2 Feb 2023 7:57 AM | Anonymous

Today is Groundhog Day in the United States

groundhogEvery February 2nd, residents of the United States turn their attention to the small town of Punxsutawney, Pennsylvania. A group of men in top hats put a groundhog on a log in front of hundreds of people and wait for it to notice or not notice its own shadow. If Phil the groundhog sees his shadow, we're supposed to have six more weeks of winter. If he doesn't see it, winter is supposed to end earlier.

NOTE: The weather forecast for today for Punxsutawney calls for “mostly cloudy” skies. So what does that mean for how long winter is supposed to last?

A groundhog is also known as a woodchuck. It is a member of the family of rodents known as marmots.

A rodent in Pennsylvania, watched by men in top hats, can tell what the weather will be like for the next several weeks? Sounds strange to me! Actually, it is based upon the traditions of some of our ancestors.

Ancient Pagans celebrated the holiday Imbolc on the midpoint between the solstice and the equinox, which was considered the real beginning of spring. On our modern calendar, that day is February 2. Early Christians celebrated Candlemas on February 2nd, which marked the end of Mary's 40-day purification period after the birth of Jesus.

Celebrating the real beginning of spring makes sense to me but what about the groundhog? It seems that different animals have been used as weather prognosticators in various times throughout history. In much of Europe, the bear was used the predict the weather. If a bear awoke from winter hibernation, it was considered to be an omen that spring would soon be here.

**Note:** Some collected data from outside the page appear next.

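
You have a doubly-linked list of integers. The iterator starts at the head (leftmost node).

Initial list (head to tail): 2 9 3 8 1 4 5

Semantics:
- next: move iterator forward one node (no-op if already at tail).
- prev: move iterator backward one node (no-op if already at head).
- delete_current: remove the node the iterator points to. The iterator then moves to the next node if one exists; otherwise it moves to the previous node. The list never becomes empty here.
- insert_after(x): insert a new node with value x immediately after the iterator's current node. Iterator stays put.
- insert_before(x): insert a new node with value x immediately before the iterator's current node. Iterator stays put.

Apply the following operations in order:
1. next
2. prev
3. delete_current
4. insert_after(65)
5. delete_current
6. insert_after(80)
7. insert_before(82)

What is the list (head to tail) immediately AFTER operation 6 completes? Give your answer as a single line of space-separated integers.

After 1 (next): list=[2, 9, 3, 8, 1, 4, 5] cursor@9
After 2 (prev): list=[2, 9, 3, 8, 1, 4, 5] cursor@2
After 3 (delete_current): list=[9, 3, 8, 1, 4, 5] cursor@9
After 4 (insert_after(65)): list=[9, 65, 3, 8, 1, 4, 5] cursor@9
After 5 (delete_current): list=[65, 3, 8, 1, 4, 5] cursor@65
After 6 (insert_after(80)): list=[65, 80, 3, 8, 1, 4, 5] cursor@65

Answer: 65 80 3 8 1 4 5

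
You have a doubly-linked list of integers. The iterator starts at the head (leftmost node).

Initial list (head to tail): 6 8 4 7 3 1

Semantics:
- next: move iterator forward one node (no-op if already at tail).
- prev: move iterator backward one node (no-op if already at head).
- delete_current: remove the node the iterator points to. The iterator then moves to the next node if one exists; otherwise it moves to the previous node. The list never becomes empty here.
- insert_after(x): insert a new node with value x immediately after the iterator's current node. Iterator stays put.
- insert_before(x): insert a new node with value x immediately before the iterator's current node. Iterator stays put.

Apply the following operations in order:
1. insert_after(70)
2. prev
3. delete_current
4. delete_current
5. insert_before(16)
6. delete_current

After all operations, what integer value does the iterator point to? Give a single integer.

Answer: 4

Derivation:
After 1 (insert_after(70)): list=[6, 70, 8, 4, 7, 3, 1] cursor@6
After 2 (prev): list=[6, 70, 8, 4, 7, 3, 1] cursor@6
After 3 (delete_current): list=[70, 8, 4, 7, 3, 1] cursor@70
After 4 (delete_current): list=[8, 4, 7, 3, 1] cursor@8
After 5 (insert_before(16)): list=[16, 8, 4, 7, 3, 1] cursor@8
After 6 (delete_current): list=[16, 4, 7, 3, 1] cursor@4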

However, Germany used the badger as its prognosticator. An old diary from 1841 shows that German immigrants brought the Candlemas tradition of weather prediction to Pennsylvania but said it was a the groundhog that could predict weather. Perhaps badgers were rare in colonial Pennsylvania.

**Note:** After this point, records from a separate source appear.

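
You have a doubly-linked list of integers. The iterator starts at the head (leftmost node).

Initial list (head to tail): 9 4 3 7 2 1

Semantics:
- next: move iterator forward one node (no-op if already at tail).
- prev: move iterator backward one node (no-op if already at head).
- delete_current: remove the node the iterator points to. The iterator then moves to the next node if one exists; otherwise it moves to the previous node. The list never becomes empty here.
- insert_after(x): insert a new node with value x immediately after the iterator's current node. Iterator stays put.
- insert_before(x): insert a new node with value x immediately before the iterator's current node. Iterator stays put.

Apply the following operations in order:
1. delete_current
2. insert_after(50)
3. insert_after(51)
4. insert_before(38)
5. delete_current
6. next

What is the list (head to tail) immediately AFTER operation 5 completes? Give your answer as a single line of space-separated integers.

After 1 (delete_current): list=[4, 3, 7, 2, 1] cursor@4
After 2 (insert_after(50)): list=[4, 50, 3, 7, 2, 1] cursor@4
After 3 (insert_after(51)): list=[4, 51, 50, 3, 7, 2, 1] cursor@4
After 4 (insert_before(38)): list=[38, 4, 51, 50, 3, 7, 2, 1] cursor@4
After 5 (delete_current): list=[38, 51, 50, 3, 7, 2, 1] cursor@51

Answer: 38 51 50 3 7 2 1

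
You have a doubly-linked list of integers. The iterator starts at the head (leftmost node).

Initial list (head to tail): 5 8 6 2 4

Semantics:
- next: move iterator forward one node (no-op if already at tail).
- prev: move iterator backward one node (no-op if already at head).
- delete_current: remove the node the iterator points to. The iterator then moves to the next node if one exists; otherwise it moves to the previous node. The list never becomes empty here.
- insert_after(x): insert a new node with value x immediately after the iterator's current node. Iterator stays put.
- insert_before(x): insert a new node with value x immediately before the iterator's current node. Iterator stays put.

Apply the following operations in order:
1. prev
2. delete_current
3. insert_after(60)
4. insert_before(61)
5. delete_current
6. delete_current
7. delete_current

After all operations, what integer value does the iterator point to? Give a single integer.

Answer: 2

Derivation:
After 1 (prev): list=[5, 8, 6, 2, 4] cursor@5
After 2 (delete_current): list=[8, 6, 2, 4] cursor@8
After 3 (insert_after(60)): list=[8, 60, 6, 2, 4] cursor@8
After 4 (insert_before(61)): list=[61, 8, 60, 6, 2, 4] cursor@8
After 5 (delete_current): list=[61, 60, 6, 2, 4] cursor@60
After 6 (delete_current): list=[61, 6, 2, 4] cursor@6
After 7 (delete_current): list=[61, 2, 4] cursor@2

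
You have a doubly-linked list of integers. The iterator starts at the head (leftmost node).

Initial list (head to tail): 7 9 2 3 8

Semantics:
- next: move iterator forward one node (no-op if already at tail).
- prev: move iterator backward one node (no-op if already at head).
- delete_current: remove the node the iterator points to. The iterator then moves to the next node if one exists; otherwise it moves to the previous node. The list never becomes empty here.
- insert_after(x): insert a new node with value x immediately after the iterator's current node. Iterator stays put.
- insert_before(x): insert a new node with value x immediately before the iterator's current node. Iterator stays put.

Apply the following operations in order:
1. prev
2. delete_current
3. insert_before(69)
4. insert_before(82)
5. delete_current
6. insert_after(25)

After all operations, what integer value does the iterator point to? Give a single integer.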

NOAA, the National Oceanic and Atmospheric Administration, knows something about weather forecasting. Its web site states:

"The trail of Phil’s history leads back to Clymer H. Freas, city editor of the Punxsutawney Spirit newspaper. Inspired by a group of local groundhog hunters — whom he would dub the Punxsutawney Groundhog Club — Freas declared Phil as America’s official forecasting groundhog in 1887. As he continued to embellish the groundhog's story year after year, other newspapers picked it up, and soon everyone looked to Punxsutawney Phil for the prediction of when spring would return to the country."

In the years following the release of Groundhog Day, a 1993 film starring Bill Murray, crowds numbering as high as 30,000 have visited Gobbler's Knob, a tiny hill in Punxsutawney where the ceremony takes place.